The MGA With An Attitude

At 11:11 AM 11/11/04 -0500, Dennis ( wrote:
>"We all know when moisture and steel mix, the result on our cars is rust.
>Question is, what causes this to happen?"

I'm surprised there wasn't a rash of off the cuff responses to this one. Brace yourself for more than you need to know, and I will try to condense a couple of chapters of RUST-101 into a single page.

Rusting is a chemical reaction of iron in the presence of oxygen.
Common sheet metal rusting in dry air works like this:
4 Fe + 3 O2 --> 2 Fe2O3
This reaction is relatively slow and produces a thin coating of stable iron oxide Fe2O3, which is (technically) rust, but is a fairly benign form of rust.

However, .... if it happens in the presence of water, or even moisture in the air, a second step works like this:
Fe2O3 + H2O --> Fe2O3 + H2O
This produces hydrated iron oxide, or RUST (the common kind the eats your sheet metal). This reaction happens much faster and is much more destructive. Add a little road salt to the mixture to ionize the process, and it goes even faster (please don't ask for that equation). This form of ferric oxide is bulky and porous (mechanically much different than Fe2O3), so it allows more oxygen access to the iron below, causing additional rusting. If allowed to continue, the oxygen and water will completely convert the remaining iron to ferric oxide (or solid rust), which is weak and flaky, hence big holes in metal (cancer).

For parts submerged in water, or filled with water (like the cooling jacket of an engine block), it works more like this:
3 Fe + 4 H2O --> Fe3O4 + 4 H2
The resulting stable oxide Fe3O4 is magnetite (ferrous ferrite or magnetic iron oxide).
It can also work like this:
3 Fe(OH)2 --> Fe3O4 + 2 H2O + H2
This is ferrous hydroxide producing the same magnetite.
Notice that both of these reactions release (small amounts of) hydrogen (into the water) when oxygen from the water is incorporated into the rust. This does not require the presence of free air. It also results in a thin and generally protective coating. This coating will be constantly breaking down and re-sealing itself, so it can eventually lead to more extensive corrosion (and accumulation of caked up crud in the bottom of the engine block water jacket). This is why you want to add corrosion inhibitors when running plain water for coolant.

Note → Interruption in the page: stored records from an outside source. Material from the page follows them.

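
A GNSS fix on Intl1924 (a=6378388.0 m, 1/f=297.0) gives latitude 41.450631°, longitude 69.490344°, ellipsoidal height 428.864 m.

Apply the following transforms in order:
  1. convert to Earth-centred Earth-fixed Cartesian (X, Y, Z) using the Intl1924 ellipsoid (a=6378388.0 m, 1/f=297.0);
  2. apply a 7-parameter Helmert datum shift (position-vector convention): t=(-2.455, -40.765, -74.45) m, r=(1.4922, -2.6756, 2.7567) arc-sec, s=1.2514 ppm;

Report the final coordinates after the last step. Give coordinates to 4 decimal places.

X=1677486.1992 m, Y=4484600.3316 m, Z=4200404.7937 m

start: φ=41.450631°, λ=69.490344°, h=428.864 m
→ ECEF (a=6378388.000, f=1/297.0): X=1677600.9781, Y=4484643.4511, Z=4200419.7822
→ Helmert 7p (PV): X=1677486.1992, Y=4484600.3316, Z=4200404.7937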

Fe3O4 can also be formed into a MORE protective coating. This is an industrial process. Do not try this at home. An iron or steel part is placed in a closed chamber and heated to 1600°F, after which it is blasted with superheated steam. This results in rapid formation of both red oxide (Fe2O3) and magnetic oxide (Fe3O4). Carbon monoxide is then introduced to reduce the red oxide material to magnetic oxide, like this:
3 Fe2O3 + CO = 2 Fe3O4 + C
The whole process only takes about 20 minutes. This leaves a bit of carbon in the surface, making it very black. The resulting magnetic oxide is highly corrosion resistant. This is also known as black magnetic oxide (or just black oxide). You may recall that this was used extensively on hand tools before chrome plating was popular. It is still used fairly extensively in industry to apply a cheap and relatively corrosion resistant surface to steel parts.

The glossy black coating on "Russian Iron" is produced by laying up sheets of iron with powdered charcoal in between, and the whole mass then being heated and hammered. This is a lot of work and not very practical with high labor rates, but it does yield a nice appearance. This is not actually rust at all, but I mention it because it is similar in appearance to black oxide.

Iron and steel may also be oxide coated by electrolytic means, with the object to be coated connected as the anode in an alkali solution. This is primarily for appearance, as for black iron stove parts (hardly worth mentioning as rust).

Many rust neutralizing paint-on coatings work by chemically converting red oxide (RUST) into black oxide (if it's not too thick). Then you can paint over the stable black oxide. That may be one of the key points you like to know about restoration work.

Collect your diploma on the way out.